Dunkles Jackett, weißes Hemd, Krawatte – ganz der Staatsmann, so steht Habeck da. Fast vier Wochen nach dem Terrorangriff der Hamas auf Israel sei die öffentliche Debatte aufgeheizt, mitunter verworren, sagt er. Und dass er dazu beitragen wolle, diese zu entwirren. Es folgt eine knapp zehnminütige Rede, die am Morgen laut X bereits 3,4 Millionen Mal angeschaut und mehre Tausend Mal geteilt worden ist.

„Israels Sicherheit ist deutsche Staatsräson“, dieser Satz sei nie eine Leerformel gewesen und dürfe es auch nie sein, so beginnt Habeck, und erklärt, dass „die Sicherheit Israels für uns als Staat notwendig ist“, rühre aus unserer besonderen historischen Verantwortung durch den Holocaust. Diese Verantwortung bedeute auch, dass Jüdinnen und Juden in Deutschland frei und sicher leben können. Doch jetzt sei bei diesen die Angst zurück – „heute hier in Deutschland, fast 80 Jahre nach dem Holocaust“.

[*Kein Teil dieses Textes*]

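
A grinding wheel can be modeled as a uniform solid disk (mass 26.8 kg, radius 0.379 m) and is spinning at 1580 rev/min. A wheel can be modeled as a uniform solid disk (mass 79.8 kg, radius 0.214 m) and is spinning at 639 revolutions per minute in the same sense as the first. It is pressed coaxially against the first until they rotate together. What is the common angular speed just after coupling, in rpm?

No external torque acts about the common axis, so total angular momentum is conserved.
Moments of inertia: I_A = ½(26.8)(0.379)² = 1.925 kg·m²; I_B = ½(79.8)(0.214)² = 1.827 kg·m².
Taking A's sense as positive: L = (1.925)(1580) + (1.827)(639) = 4209 kg·m²·rpm.
Combined I = 1.925 + 1.827 = 3.752 kg·m².
ω_f = L / I = 4209 / 3.752 = 1122 rpm.

|ω_f| ≈ 1120 rpm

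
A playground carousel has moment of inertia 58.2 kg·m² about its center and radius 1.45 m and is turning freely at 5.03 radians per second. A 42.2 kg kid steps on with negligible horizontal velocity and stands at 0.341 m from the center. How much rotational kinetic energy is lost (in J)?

The added mass arrives with no angular momentum about the center, and any external torque about the center is negligible, so the system's angular momentum is conserved.
Added inertia Σmr² = (42.2)(0.341)² = 4.907 kg·m²; I_f = 58.20 + 4.907 = 63.11 kg·m².
ω_f = I_p ω_i / I_f = (58.20)(5.03) / 63.11 = 4.639 rad/s.
KE_i = ½(58.20)(5.030 rad/s)² = 736.3 J; KE_f = ½(63.11)(4.639)² = 679.0 J.

energy lost ≈ 57.2 J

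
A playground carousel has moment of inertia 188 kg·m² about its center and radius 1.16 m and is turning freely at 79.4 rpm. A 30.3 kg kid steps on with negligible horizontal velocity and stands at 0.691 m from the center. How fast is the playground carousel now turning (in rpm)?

ω_f ≈ 73.7 rpm

No external torque acts about the center; L_before = L_after.
Added inertia Σmr² = (30.3)(0.691)² = 14.47 kg·m²; I_f = 188.0 + 14.47 = 202.5 kg·m².
ω_f = I_p ω_i / I_f = (188.0)(79.4) / 202.5 = 73.73 rpm.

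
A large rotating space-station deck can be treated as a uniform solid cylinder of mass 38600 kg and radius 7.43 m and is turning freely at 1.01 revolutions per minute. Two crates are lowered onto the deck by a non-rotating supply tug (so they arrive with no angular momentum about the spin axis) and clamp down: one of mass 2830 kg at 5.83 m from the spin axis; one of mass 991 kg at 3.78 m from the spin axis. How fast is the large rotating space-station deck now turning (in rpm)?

ω_f ≈ 0.915 rpm

The added mass arrives with no angular momentum about the spin axis, and any external torque about the spin axis is negligible, so the system's angular momentum is conserved.
I_p = ½(38600)(7.43)² = 1.065e+06 kg·m².
Added inertia Σmr² = (2830)(5.83)² + (991)(3.78)² = 1.103e+05 kg·m²; I_f = 1.065e+06 + 1.103e+05 = 1.176e+06 kg·m².
ω_f = I_p ω_i / I_f = (1.065e+06)(1.01) / 1.176e+06 = 0.9152 rpm.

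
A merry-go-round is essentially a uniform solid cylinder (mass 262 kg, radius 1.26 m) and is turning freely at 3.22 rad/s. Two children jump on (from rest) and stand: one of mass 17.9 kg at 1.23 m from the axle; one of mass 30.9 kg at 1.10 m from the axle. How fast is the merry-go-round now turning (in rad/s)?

The added mass arrives with no angular momentum about the axle, and any external torque about the axle is negligible, so the system's angular momentum is conserved.
I_p = ½(262)(1.26)² = 208.0 kg·m².
Added inertia Σmr² = (17.9)(1.23)² + (30.9)(1.10)² = 64.47 kg·m²; I_f = 208.0 + 64.47 = 272.4 kg·m².
ω_f = I_p ω_i / I_f = (208.0)(3.22) / 272.4 = 2.458 rad/s.

ω_f ≈ 2.46 rad/s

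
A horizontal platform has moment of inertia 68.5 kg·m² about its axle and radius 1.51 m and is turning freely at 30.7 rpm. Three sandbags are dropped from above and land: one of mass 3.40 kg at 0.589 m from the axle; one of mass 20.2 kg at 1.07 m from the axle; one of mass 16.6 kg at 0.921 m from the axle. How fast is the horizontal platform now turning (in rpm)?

The added mass arrives with no angular momentum about the axle, and any external torque about the axle is negligible, so the system's angular momentum is conserved.
Added inertia Σmr² = (3.40)(0.589)² + (20.2)(1.07)² + (16.6)(0.921)² = 38.39 kg·m²; I_f = 68.50 + 38.39 = 106.9 kg·m².
ω_f = I_p ω_i / I_f = (68.50)(30.7) / 106.9 = 19.67 rpm.

ω_f ≈ 19.7 rpm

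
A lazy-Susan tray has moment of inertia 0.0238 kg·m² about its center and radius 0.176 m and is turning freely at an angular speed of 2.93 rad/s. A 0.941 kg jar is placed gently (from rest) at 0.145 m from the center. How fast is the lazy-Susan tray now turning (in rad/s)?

The added mass arrives with no angular momentum about the center, and any external torque about the center is negligible, so the system's angular momentum is conserved.
Added inertia Σmr² = (0.941)(0.145)² = 0.01978 kg·m²; I_f = 0.02380 + 0.01978 = 0.04358 kg·m².
ω_f = I_p ω_i / I_f = (0.02380)(2.93) / 0.04358 = 1.600 rad/s.

ω_f ≈ 1.60 rad/s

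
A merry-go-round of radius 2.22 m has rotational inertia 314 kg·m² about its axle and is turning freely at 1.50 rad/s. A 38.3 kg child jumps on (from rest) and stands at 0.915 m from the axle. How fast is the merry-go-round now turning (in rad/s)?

No external torque acts about the axle; L_before = L_after.
Added inertia Σmr² = (38.3)(0.915)² = 32.07 kg·m²; I_f = 314.0 + 32.07 = 346.1 kg·m².
ω_f = I_p ω_i / I_f = (314.0)(1.50) / 346.1 = 1.361 rad/s.

ω_f ≈ 1.36 rad/s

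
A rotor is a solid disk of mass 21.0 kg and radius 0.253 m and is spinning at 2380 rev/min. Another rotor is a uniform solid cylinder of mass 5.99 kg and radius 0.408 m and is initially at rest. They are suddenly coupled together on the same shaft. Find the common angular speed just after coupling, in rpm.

No external torque acts about the common axis, so total angular momentum is conserved.
Moments of inertia: I_A = ½(21.0)(0.253)² = 0.6721 kg·m²; I_B = ½(5.99)(0.408)² = 0.4986 kg·m².
Taking A's sense as positive: L = (0.6721)(2380) = 1600 kg·m²·rpm.
Combined I = 0.6721 + 0.4986 = 1.171 kg·m².
ω_f = L / I = 1600 / 1.171 = 1366 rpm.

|ω_f| ≈ 1370 rpm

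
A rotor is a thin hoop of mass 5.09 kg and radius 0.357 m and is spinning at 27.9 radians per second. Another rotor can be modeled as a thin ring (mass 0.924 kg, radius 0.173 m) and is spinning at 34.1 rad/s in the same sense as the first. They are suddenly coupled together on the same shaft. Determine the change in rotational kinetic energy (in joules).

ΔKE ≈ -0.510 J

The coupling torques are internal; angular momentum about the shared axis is conserved.
Moments of inertia: I_A = (5.09)(0.357)² = 0.6487 kg·m²; I_B = (0.924)(0.173)² = 0.02765 kg·m².
Taking A's sense as positive: L = (0.6487)(27.9) + (0.02765)(34.1) = 19.04 kg·m²·rad/s.
Combined I = 0.6487 + 0.02765 = 0.6764 kg·m².
ω_f = L / I = 19.04 / 0.6764 = 28.15 rad/s.
KE_i = ½ΣIω² = 268.6 J; KE_f = ½(0.6764)(28.15)² = 268.1 J.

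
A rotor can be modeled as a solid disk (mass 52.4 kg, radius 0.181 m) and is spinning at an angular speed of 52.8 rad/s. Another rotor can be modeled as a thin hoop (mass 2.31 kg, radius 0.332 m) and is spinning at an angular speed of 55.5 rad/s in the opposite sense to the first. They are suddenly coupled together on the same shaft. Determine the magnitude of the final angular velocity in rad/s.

The coupling torques are internal; angular momentum about the shared axis is conserved.
Moments of inertia: I_A = ½(52.4)(0.181)² = 0.8583 kg·m²; I_B = (2.31)(0.332)² = 0.2546 kg·m².
Taking A's sense as positive: L = (0.8583)(52.8) − (0.2546)(55.5) = 31.19 kg·m²·rad/s.
Combined I = 0.8583 + 0.2546 = 1.113 kg·m².
ω_f = L / I = 31.19 / 1.113 = 28.02 rad/s.

|ω_f| ≈ 28.0 rad/s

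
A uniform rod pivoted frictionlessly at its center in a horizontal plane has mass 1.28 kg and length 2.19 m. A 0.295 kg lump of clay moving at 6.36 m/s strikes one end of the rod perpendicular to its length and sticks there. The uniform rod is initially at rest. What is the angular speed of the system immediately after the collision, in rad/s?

The axle reaction passes through the pivot and exerts no torque about it; angular momentum about the pivot is conserved through the impact.
I_p = (1/12)(1.28)(2.19)² = 0.5116 kg·m². Taking the sense of the lump of clay's angular momentum as positive, L_{lump} = m v R = (0.295)(6.36)(2.19/2) = 2.054 kg·m²/s.
L_i = 0 + 2.054 = 2.054 kg·m²/s.
After sticking, I_f = I_p + m R² = 0.5116 + (0.295)(2.19/2)² = 0.8653 kg·m².
ω_f = L_i / I_f = 2.054 / 0.8653 = 2.374 rad/s.

|ω_f| ≈ 2.37 rad/s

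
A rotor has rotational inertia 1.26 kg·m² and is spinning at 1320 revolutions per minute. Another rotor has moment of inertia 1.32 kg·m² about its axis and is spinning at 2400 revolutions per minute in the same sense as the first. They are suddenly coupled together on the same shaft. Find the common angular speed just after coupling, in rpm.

No external torque acts about the common axis, so total angular momentum is conserved.
Taking A's sense as positive: L = (1.260)(1320) + (1.320)(2400) = 4831 kg·m²·rpm.
Combined I = 1.260 + 1.320 = 2.580 kg·m².
ω_f = L / I = 4831 / 2.580 = 1873 rpm.

|ω_f| ≈ 1870 rpm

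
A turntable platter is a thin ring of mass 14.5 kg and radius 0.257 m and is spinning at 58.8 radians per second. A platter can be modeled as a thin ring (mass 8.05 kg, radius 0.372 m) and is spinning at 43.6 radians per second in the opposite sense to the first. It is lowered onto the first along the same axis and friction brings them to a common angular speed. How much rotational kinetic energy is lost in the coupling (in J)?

ΔKE lost ≈ 2700 J

No external torque acts about the common axis, so total angular momentum is conserved.
Moments of inertia: I_A = (14.5)(0.257)² = 0.9577 kg·m²; I_B = (8.05)(0.372)² = 1.114 kg·m².
Taking A's sense as positive: L = (0.9577)(58.8) − (1.114)(43.6) = 7.743 kg·m²·rad/s.
Combined I = 0.9577 + 1.114 = 2.072 kg·m².
ω_f = L / I = 7.743 / 2.072 = 3.738 rad/s.
KE_i = ½ΣIω² = 2714 J; KE_f = ½(2.072)(3.738)² = 14.47 J.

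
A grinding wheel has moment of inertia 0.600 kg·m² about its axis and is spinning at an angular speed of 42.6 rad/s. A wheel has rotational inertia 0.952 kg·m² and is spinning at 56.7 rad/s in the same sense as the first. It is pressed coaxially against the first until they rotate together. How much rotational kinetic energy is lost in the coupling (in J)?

No external torque acts about the common axis, so total angular momentum is conserved.
Taking A's sense as positive: L = (0.6000)(42.6) + (0.9520)(56.7) = 79.54 kg·m²·rad/s.
Combined I = 0.6000 + 0.9520 = 1.552 kg·m².
ω_f = L / I = 79.54 / 1.552 = 51.25 rad/s.
KE_i = ½ΣIω² = 2075 J; KE_f = ½(1.552)(51.25)² = 2038 J.

ΔKE lost ≈ 36.6 J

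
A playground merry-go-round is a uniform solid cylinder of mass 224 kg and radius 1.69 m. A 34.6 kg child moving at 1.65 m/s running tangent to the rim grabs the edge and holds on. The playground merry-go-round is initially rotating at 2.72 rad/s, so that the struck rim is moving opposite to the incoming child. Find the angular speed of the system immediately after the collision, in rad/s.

About the axle the impulsive forces during the collision are internal, so angular momentum about that axis is conserved.
I_p = ½(224)(1.69)² = 319.9 kg·m². Taking the sense of the child's angular momentum as positive, L_{child} = m v R = (34.6)(1.65)(1.69) = 96.48 kg·m²/s.
L_i = −I_p ω_p + m v R = −(319.9)(2.72) + 96.48 = -773.6 kg·m²/s.
After sticking, I_f = I_p + m R² = 319.9 + (34.6)(1.69)² = 418.7 kg·m².
ω_f = L_i / I_f = -773.6 / 418.7 = -1.848 rad/s.

|ω_f| ≈ 1.85 rad/s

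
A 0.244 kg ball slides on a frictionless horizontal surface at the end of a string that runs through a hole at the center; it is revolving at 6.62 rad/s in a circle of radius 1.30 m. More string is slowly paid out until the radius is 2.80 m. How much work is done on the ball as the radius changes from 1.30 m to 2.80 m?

W ≈ -7.09 J

No torque about the axis ⇒ m r₁² ω₁ = m r₂² ω₂.
ω₂ = ω₁ (r₁/r₂)² = (6.62)(1.30/2.80)² = 1.427 rad/s.
W = ΔKE = ½m(v₂² − v₁²) = -7.088 J.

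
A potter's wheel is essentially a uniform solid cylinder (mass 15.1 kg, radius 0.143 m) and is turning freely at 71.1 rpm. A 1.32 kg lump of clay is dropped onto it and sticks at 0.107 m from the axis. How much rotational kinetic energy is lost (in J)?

The added mass arrives with no angular momentum about the axis, and any external torque about the axis is negligible, so the system's angular momentum is conserved.
I_p = ½(15.1)(0.143)² = 0.1544 kg·m².
Added inertia Σmr² = (1.32)(0.107)² = 0.01511 kg·m²; I_f = 0.1544 + 0.01511 = 0.1695 kg·m².
ω_f = I_p ω_i / I_f = (0.1544)(71.1) / 0.1695 = 64.76 rpm.
KE_i = ½(0.1544)(7.446 rad/s)² = 4.279 J; KE_f = ½(0.1695)(6.782)² = 3.898 J.

energy lost ≈ 0.382 J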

Während es bei rassistischen Angriffen schnell zu großen Solidaritätswellen komme, sei die Solidarität bei Israel rasch brüchig. „Dann heißt es, der Kontext sei schwierig. Kontextualisierung aber darf hier nicht zu Relativierung führen.“ Antisemitismus sei in keiner Gestalt zu tolerieren. „Das Ausmaß bei den islamistischen Demonstrationen in Berlin und in weiteren Städten Deutschlands ist inakzeptabel und braucht eine harte politische Antwort.“

Einige muslimische Verbände in Deutschland hätten sich klar von den Taten der Hamas und Antisemitismus distanziert. „Aber nicht alle, und manche zu zögerlich und ich finde, insgesamt zu wenige.“ Die Muslime in Deutschland hätten Anspruch auf Schutz, aber sie müssten sich klar von Antisemitismus distanzieren, um nicht den eigenen Anspruch an Toleranz zu unterlaufen. „Für religiöse Intoleranz ist kein Platz in Deutschland.“

Das Verbrennen israelischer Flaggen sei eine Straftat, das Preisen der Hamas-Taten auch. Der islamistische Antisemitismus aber dürfe nicht darüber hinwegtäuschen, dass es auch einen in Deutschland verfestigten Antisemitismus gebe, auch wenn sich Rechtsextreme aus taktischen Gründen jetzt zurückhielten, um gegen Muslime hetzen zu können.

„Sorge macht mir aber auch der Antisemitismus in Teilen der politischen Linken, und zwar leider auch bei jungen Aktivistinnen und Aktivisten.“ Antikolonialismus dürfe nicht zu Antisemitismus führen. Der Tod und das Leid, das über die Menschen im Gazastreifen komme, sei schlimm, die Menschen bräuchten Unterstützung. „Systematische Gewalt gegen Jüdinnen und Juden kann damit dennoch nicht legitimiert werden.“ Ausdrücklich lobte Habeck die Abgrenzung der deutschen Sektion von Fridays for Future von ihrer internationalen Ebene.

Für die Rede gab es Lob, selbst aus der CDU. Zum zweiten Mal seit dem 7. Oktober treffe Robert Habeck den richtigen Ton „wie kein anderer in dieser Bundesregierung“, schreibt etwa die CDU-Vizevorsitzende Karin Prien. „Ein starker, notwendiger Auftritt.“ Auch der Antisemitismus-Beauftragte der Bundesregierung, Felix Klein, sprach zur dpa von einem „wichtigen Beitrag in der aufgeheizten und von Falschmeldungen geprägten Diskussion“. Es gelinge Habeck, ohne Schuldzuweisung an die Verantwortung aller in Deutschland lebenden Menschen zu appellieren, sich für die Sicherheit von Jüdinnen und Juden und gegen Antisemitismus einzusetzen.